Question

A current carrying coil is bent sharply so as to convert it into a double loop both carrying current in the same direction. If B is the initial magnetic field at the centre, then what will be the concentric final magnetic field
a) 2B
b) 4B
c) 8B
d) zero

Answer 1

It is given in the question that the coil is bent such that we form a double coil. This implies that the circumference of the cross section of the coil is half than that of the previous coil. Hence we will first determine the radius of the new resultant coil on bending and then substitute in the expression of magnetic field to determine the magnetic field due to the double loop in terms of the single loop.

Formula used:
$B=\dfrac{{{\mu }_{\circ }}i}{2R}T$
$C=2\pi R$
$B(\text{double loop})=B(coil1)+B(coil2)$

Complete answer:
Let us consider the coil of circular cross section with radius R and carrying current i with the permeability of free space ${{\mu }_{\circ }}$. Therefore the magnetic field at the centre of the coil is given by,
$B=\dfrac{{{\mu }_{\circ }}i}{2R}T$ . It is given in the question that the coil is bent into a double loop. Circumference of the bigger loop will be equal to twice the circumference of the single smaller double loop. Let the radius of the smaller loop be r.

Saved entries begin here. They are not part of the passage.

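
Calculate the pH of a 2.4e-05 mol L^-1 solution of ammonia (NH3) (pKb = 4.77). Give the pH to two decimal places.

pH = 9.13

NH3 + H2O ⇌ NH4+ + OH-
Kb = 10^(−4.77) = 1.70 × 10^-5
Kb = [OH-]²/(2.4e-05 − [OH-]) = 1.70 × 10^-5
Here C₀/Kb ≈ 1.41, so the small-[OH-] approximation fails. Use the quadratic:
[OH-] = [−1.7e-05 + √(1.7e-05² + 1.63e-09)]/2 = 1.34 × 10^-5 M
pOH = −log(1.34 × 10^-5) = 4.87; pH = 14.00 − 4.87 = 9.13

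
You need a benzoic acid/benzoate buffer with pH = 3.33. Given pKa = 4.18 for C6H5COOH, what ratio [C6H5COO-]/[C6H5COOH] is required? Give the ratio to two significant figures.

pH = pKa + log(r) ⇒ log(r) = 3.33 − 4.18 = -0.85
r = [C6H5COO-]/[C6H5COOH] = 10^(-0.85) = 0.141

ratio = 0.14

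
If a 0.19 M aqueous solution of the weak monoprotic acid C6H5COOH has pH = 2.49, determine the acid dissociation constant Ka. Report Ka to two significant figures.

Ka = 5.6 × 10^-5

[H+] = 10^(-2.49) = 3.24 × 10^-3 M
At equilibrium [HA] = 0.19 − 3.24 × 10^-3 = 1.87 × 10^-1 M
Ka = [H+][A-]/[HA] = (3.24 × 10^-3)² / 1.87 × 10^-1 = 5.6 × 10^-5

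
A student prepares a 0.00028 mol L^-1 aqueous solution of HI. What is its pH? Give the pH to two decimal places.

HI is a strong acid and dissociates completely, so [H+] = 0.00028 M.
pH = -log(0.00028) = 3.55

pH = 3.55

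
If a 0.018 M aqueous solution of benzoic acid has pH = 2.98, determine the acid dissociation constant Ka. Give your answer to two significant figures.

[H+] = 10^(-2.98) = 1.05 × 10^-3 M
At equilibrium [HA] = 0.018 − 1.05 × 10^-3 = 1.69 × 10^-2 M
Ka = [H+][A-]/[HA] = (1.05 × 10^-3)² / 1.69 × 10^-2 = 6.5 × 10^-5

Ka = 6.5 × 10^-5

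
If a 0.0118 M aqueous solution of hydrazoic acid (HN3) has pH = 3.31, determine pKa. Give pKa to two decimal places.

[H+] = 10^(-3.31) = 4.90 × 10^-4 M
At equilibrium [HA] = 0.0118 − 4.90 × 10^-4 = 1.13 × 10^-2 M
Ka = [H+][A-]/[HA] = (4.90 × 10^-4)² / 1.13 × 10^-2 = 2.12 × 10^-5
pKa = -log(2.12 × 10^-5) = 4.67

pKa = 4.67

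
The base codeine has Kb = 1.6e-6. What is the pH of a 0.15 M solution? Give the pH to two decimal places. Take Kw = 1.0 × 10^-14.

pH = 10.69

C18H21NO3 + H2O ⇌ C18H22NO3+ + OH-
Let x = [OH-] at equilibrium. Kb = x²/(0.15 − x).
Since Kb ≪ C₀, x ≈ √(Kb·C₀) = 4.90 × 10^-4 M.
(x/C₀ = 0.33% < 5%, so the approximation holds.)
pOH = 3.31, so pH = 14.00 − pOH = 10.69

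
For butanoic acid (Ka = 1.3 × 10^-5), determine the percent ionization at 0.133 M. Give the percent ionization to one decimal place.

1.0%

CH3(CH2)2COOH ⇌ CH3(CH2)2COO- + H+; let x = [H+] at equilibrium.
x ≈ √(Ka·C₀) = √(1.3 × 10^-5 × 0.133) = 1.31 × 10^-3 M
% ionization = x/C₀ × 100% = 1.31 × 10^-3/0.133 × 100% = 1.0%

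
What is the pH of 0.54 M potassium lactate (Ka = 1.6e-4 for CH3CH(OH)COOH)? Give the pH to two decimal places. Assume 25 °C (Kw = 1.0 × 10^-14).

pH = 8.76

CH3CH(OH)COO- is the conjugate base of the weak acid CH3CH(OH)COOH.
Kb = Kw/Ka = 1.0×10^-14 / 1.6 × 10^-4 = 6.25 × 10^-11
From the ICE table, Kb = [OH-]²/(0.54 − [OH-]) = 6.25 × 10^-11.
Neglecting [OH-] in the denominator: [OH-] = √(6.25 × 10^-11 × 0.54) = 5.81 × 10^-6 M
Check: 0.0011% ionized — well under 5%, approximation valid.
pOH = 5.24, so pH = 14.00 − pOH = 8.76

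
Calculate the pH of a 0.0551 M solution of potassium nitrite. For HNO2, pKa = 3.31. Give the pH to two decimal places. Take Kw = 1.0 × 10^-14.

NO2- is the conjugate base of the weak acid HNO2.
Ka = 10^(−3.31) = 4.90 × 10^-4
Kb = Kw/Ka = 1.0×10^-14 / 4.90 × 10^-4 = 2.04 × 10^-11
From the ICE table, Kb = [OH-]²/(0.0551 − [OH-]) = 2.04 × 10^-11.
Since Kb ≪ C₀, [OH-] ≈ √(Kb·C₀) = 1.06 × 10^-6 M.
([OH-]/C₀ = 0.0019% < 5%, so the approximation holds.)
pOH = 5.97, so pH = 14.00 − pOH = 8.03

pH = 8.03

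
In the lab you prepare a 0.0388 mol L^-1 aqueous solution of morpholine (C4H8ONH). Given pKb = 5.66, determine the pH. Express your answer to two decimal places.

pH = 10.46

C4H8ONH + H2O ⇌ C4H8ONH2+ + OH-
Kb = 10^(−5.66) = 2.19 × 10^-6
From the ICE table, Kb = [OH-]²/(0.0388 − [OH-]) = 2.19 × 10^-6.
Assume [OH-] ≪ 0.0388: [OH-] ≈ √(2.19 × 10^-6 × 0.0388) = 2.91 × 10^-4 M
pOH = 3.54, so pH = 14.00 − pOH = 10.46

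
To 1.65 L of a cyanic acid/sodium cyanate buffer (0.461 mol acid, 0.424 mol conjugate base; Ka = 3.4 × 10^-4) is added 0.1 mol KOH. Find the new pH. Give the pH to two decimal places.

OH- converts HOCN to OCN-: HOCN → 0.361 mol, OCN- → 0.524 mol.
pKa = −log(3.4 × 10^-4) = 3.469
Henderson–Hasselbalch with mole ratio 0.524/0.361: pH = 3.469 + (+0.162)

pH = 3.63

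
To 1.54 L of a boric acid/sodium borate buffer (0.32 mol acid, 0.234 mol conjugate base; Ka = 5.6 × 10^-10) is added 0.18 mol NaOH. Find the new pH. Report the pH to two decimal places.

pH = 9.72

After neutralization: n(B(OH)3) = 0.14 mol, n(B(OH)4-) = 0.414 mol.
pKa = −log(5.6 × 10^-10) = 9.252
Henderson–Hasselbalch with mole ratio 0.414/0.14: pH = 9.252 + (+0.471)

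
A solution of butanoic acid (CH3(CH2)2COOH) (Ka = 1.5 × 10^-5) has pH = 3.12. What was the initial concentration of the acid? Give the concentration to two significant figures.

[H+] = 10^(-3.12) = 7.59 × 10^-4 M = x
Ka = x²/(C₀ − x) ⇒ C₀ = x + x²/Ka
C₀ = 7.59 × 10^-4 + (7.59 × 10^-4)²/(1.5 × 10^-5) = 3.92 × 10^-2 M

C₀ = 3.9 × 10^-2 M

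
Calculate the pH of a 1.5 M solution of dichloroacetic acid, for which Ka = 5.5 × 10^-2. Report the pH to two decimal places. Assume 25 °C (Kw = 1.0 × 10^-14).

pH = 0.58

Cl2CHCOOH ⇌ Cl2CHCOO- + H+
From the ICE table, Ka = [H+]²/(1.5 − [H+]) = 5.5 × 10^-2.
Here C₀/Ka ≈ 27.3, so the small-[H+] approximation fails. Use the quadratic:
[H+] = [−0.055 + √(0.055² + 0.33)]/2 = 2.61 × 10^-1 M
pH = −log(2.61 × 10^-1) = 0.58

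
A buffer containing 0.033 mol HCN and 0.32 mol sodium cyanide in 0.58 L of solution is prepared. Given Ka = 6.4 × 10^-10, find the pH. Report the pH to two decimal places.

pH = 10.18

pKa = −log(6.4 × 10^-10) = 9.194
Using pH = pKa + log([base]/[acid]) with [base]/[acid] = 0.32/0.033:
pH = 9.194 + (+0.987) = 10.18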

Therefore its circumference (C)in terms of the larger loop is written as,
$\begin{aligned} & C=2\pi R=2\left( 2\pi r \right) \\\ & \Rightarrow r=\dfrac{R}{2} \\\ \end{aligned}$
Since the radius of the loop is R/2 and the coil contains two loops both the loops will generate magnetic fields. Which is given by,
$\begin{aligned} & B(\text{double loop})=B(coil1)+B(coil2) \\\ & \Rightarrow B(\text{double loop})=\dfrac{{{\mu }_{\circ }}i}{2\left( R/2 \right)}+\dfrac{{{\mu }_{\circ }}i}{2\left( R/2 \right)} \\\ & \Rightarrow B(\text{double loop})=2\dfrac{{{\mu }_{\circ }}i}{2R}+2\dfrac{{{\mu }_{\circ }}i}{2R}\text{, since }B=\dfrac{{{\mu }_{\circ }}i}{2R} \\\ & \Rightarrow B(\text{double loop})=2B+2B=4B \\\ \end{aligned}$

Hence the correct answer of the above question is option b.

Note:
In the above case the coil consisted of a single circular loop. If the coil consists of n loops then the magnetic field by all the loops will be equal to $n\dfrac{{{\mu }_{\circ }}i}{2R}$. It is to be noted that all the loops should have their centre on the axis of the coil and the radius of each of the loops should be the same.